On ever-busy Hastings Street, celebrity chef Peter Kuruvita helms Noosa Beach House. The breezy venue offers prime people-watching, the ideal accompaniment for Kuruvita’s Sri Lankan-inspired cooking – think black-pepper Moreton Bay bugs and sambal-laced Gympie beans.
Away from the Hasting Street tourist throng, Sunshine Beach’s restaurants are packed with locals. For excellent yum cha made with regional produce ascend the stairs to elegant Embassy XO, or head to playful Sum Yung Guys for house cocktails and modern Asian dishes with lashes of spice.
The Sunny Coast’s fine weather and finer food demands a fitting thirst quencher. Thankfully, the coastal craft-beer scene is booming.
Craft Beer Tours’ ’beer guy‘ Josh Donohoe has seen around a dozen breweries open in recent years. “The Sunshine Coast offers a craft beer trail that is definitely worth exploring,” Josh says. “Our tours take in breweries on the coast, hinterland and Noosa regions, with each brewery having its own unique style and flavours.”
Among local hop-stars is Brouhaha Brewery, which combines paddock-to-plate dining with refreshing ales in the hinterland town of Maleny. Another inland beaut is Eumundi Brewery, in the town’s century-old Imperial Hotel. And at Moffat Beach Brewing, south of Mooloolaba, Matt and Shaz Wilson pour tank-fresh brews metres from the sand and surf.
Hitting the hinterland
It’s hard to prise yourself from those sea vistas, but the hinterland rewards the effort. Tucked among tropical gardens in Yandina, Spirit House is one of Queensland’s most beloved dining destinations.
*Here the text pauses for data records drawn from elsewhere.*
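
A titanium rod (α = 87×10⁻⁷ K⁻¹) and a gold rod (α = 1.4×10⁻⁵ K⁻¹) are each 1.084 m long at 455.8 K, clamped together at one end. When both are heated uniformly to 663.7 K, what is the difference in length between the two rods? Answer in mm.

1.19 mm

ΔT = 207.9 K
titanium: ΔL = 87×10⁻⁷ × 1.084 m × 207.9 = 1.9607×10⁻³ m = 1.9607 mm
gold: ΔL = 1.4×10⁻⁵ × 1.084 m × 207.9 = 3.1551×10⁻³ m = 3.1551 mm
difference = 3.1551 − 1.9607 = 1.1944 mm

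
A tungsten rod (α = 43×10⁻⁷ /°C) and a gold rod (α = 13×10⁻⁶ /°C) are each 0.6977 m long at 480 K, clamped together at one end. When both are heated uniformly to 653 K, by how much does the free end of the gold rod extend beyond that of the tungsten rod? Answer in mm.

ΔT = 173 K
tungsten: ΔL = 43×10⁻⁷ × 0.6977 m × 173 = 5.1902×10⁻⁴ m = 0.51902 mm
gold: ΔL = 13×10⁻⁶ × 0.6977 m × 173 = 1.5691×10⁻³ m = 1.5691 mm
difference = 1.5691 − 0.51902 = 1.05008 mm

1.05 mm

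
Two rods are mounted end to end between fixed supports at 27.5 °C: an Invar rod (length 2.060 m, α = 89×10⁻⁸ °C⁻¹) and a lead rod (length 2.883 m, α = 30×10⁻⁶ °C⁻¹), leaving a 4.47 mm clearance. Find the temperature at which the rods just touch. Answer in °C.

T = 78.1 °C

α₁L₁ = 1.8334×10⁻⁶ m/K, α₂L₂ = 8.649×10⁻⁵ m/K → total 8.83234×10⁻⁵ m/K
ΔT = g/(α₁L₁+α₂L₂) = 4.47×10⁻³ / 8.83234×10⁻⁵ = 50.609 K
T = 27.5 + 50.609 = 78.109 °C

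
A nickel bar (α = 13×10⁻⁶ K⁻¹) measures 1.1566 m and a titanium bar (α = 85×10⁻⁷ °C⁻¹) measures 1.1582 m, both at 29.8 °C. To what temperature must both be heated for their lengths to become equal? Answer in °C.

T = 338.0 °C

Equal length when α₁L₁ΔT − α₂L₂ΔT = L₂ − L₁ = 1.60×10⁻³ m
α₁L₁ = 1.50358×10⁻⁵, α₂L₂ = 9.8447×10⁻⁶ → Δ(αL) = 5.1911×10⁻⁶ m/K
ΔT = 1.60×10⁻³ / 5.1911×10⁻⁶ = 308.220 K, so T = 29.8 + 308.220 = 338.020 °C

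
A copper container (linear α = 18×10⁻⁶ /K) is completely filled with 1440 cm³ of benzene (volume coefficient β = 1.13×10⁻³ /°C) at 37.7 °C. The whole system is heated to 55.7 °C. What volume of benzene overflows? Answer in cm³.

The container also expands: β_container ≈ 3α = 5.4×10⁻⁵ /K
Net overflow = V₀(β_liq − 3α_cont)ΔT
β − 3α = 1.13×10⁻³ − 5.4×10⁻⁵ = 1.076×10⁻³ /K; ΔT = 18.0 K
ΔV = 1440 × 1.076×10⁻³ × 18.0 = 27.9 cm³

27.9 cm³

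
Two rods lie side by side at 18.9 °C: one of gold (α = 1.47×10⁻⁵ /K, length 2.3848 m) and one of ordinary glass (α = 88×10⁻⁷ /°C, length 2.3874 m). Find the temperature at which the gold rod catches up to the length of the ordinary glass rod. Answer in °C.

T = 204.0 °C

L₁(1 + α₁ΔT) = L₂(1 + α₂ΔT) ⇒ ΔT = (L₂ − L₁)/(α₁L₁ − α₂L₂)
L₂ − L₁ = 2.3874 − 2.3848 = 2.60×10⁻³ m
α₁L₁ − α₂L₂ = 1.47×10⁻⁵×2.3848 − 88×10⁻⁷×2.3874 = 1.404744×10⁻⁵ m/K
ΔT = 2.60×10⁻³ / 1.404744×10⁻⁵ = 185.087 K
T = 18.9 + 185.087 = 203.987 °C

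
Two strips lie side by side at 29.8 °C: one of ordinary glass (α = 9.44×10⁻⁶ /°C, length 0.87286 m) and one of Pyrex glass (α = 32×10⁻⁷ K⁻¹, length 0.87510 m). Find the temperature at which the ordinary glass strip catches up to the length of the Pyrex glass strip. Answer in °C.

L₁(1 + α₁ΔT) = L₂(1 + α₂ΔT) ⇒ ΔT = (L₂ − L₁)/(α₁L₁ − α₂L₂)
L₂ − L₁ = 0.87510 − 0.87286 = 2.24×10⁻³ m
α₁L₁ − α₂L₂ = 9.44×10⁻⁶×0.87286 − 32×10⁻⁷×0.87510 = 5.4394784×10⁻⁶ m/K
ΔT = 2.24×10⁻³ / 5.4394784×10⁻⁶ = 411.804 K
T = 29.8 + 411.804 = 441.604 °C

T = 441.6 °C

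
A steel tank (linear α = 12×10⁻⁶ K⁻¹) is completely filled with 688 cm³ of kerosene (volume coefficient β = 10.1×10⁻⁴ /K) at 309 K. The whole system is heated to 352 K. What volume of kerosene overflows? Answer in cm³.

28.8 cm³

The tank also expands: β_container ≈ 3α = 3.6×10⁻⁵ /K
Net overflow = V₀(β_liq − 3α_cont)ΔT
β − 3α = 1.01×10⁻³ − 3.6×10⁻⁵ = 9.74×10⁻⁴ /K; ΔT = 43 K
ΔV = 688 × 9.74×10⁻⁴ × 43 = 28.8 cm³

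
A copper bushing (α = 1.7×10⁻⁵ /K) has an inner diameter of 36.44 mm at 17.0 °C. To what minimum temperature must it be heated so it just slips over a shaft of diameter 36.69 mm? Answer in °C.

Required Δd = 36.69 − 36.44 = 0.25 mm
Δd = αd₀ΔT ⇒ ΔT = Δd/(αd₀) = 0.25 / (1.7×10⁻⁵ × 36.44) = 403.56 K
T_min = 17.0 + 403.56 = 420.56 °C

T = 421 °C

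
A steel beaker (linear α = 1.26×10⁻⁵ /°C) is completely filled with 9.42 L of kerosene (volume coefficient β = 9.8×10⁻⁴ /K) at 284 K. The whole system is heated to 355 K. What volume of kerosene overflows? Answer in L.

0.630 L

The beaker also expands: β_container ≈ 3α = 3.78×10⁻⁵ /K
Net overflow = V₀(β_liq − 3α_cont)ΔT
β − 3α = 9.80×10⁻⁴ − 3.78×10⁻⁵ = 9.422×10⁻⁴ /K; ΔT = 71 K
ΔV = 9.42 × 9.422×10⁻⁴ × 71 = 0.630 L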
Since 1995, the restaurant and cooking school has worked with local farms and fisheries to deliver Thai-inspired fine dining.
“Spirit House was created to give people the ultimate Asian food experience, one which will excite all the senses,” says manager Jessica Da Costa. “Although we have grown into a large business, I think the fact that we are still a family business at heart is a huge part of why the Spirit House continues to be so successful.”
In Maleny, The Tamarind at Spicers Retreat also crafts innovative Asian cuisine in verdant surrounds. A short drive away at Montville’s plush Spicers Clovelly Estate, The Long Apron offers acclaimed European menus on a terrace shaded by jacaranda trees. From a jaw-dropping Montville property, Flame Hill Vineyard waves the flag for Queensland wine and uses its own working farm for its fine-dining fare.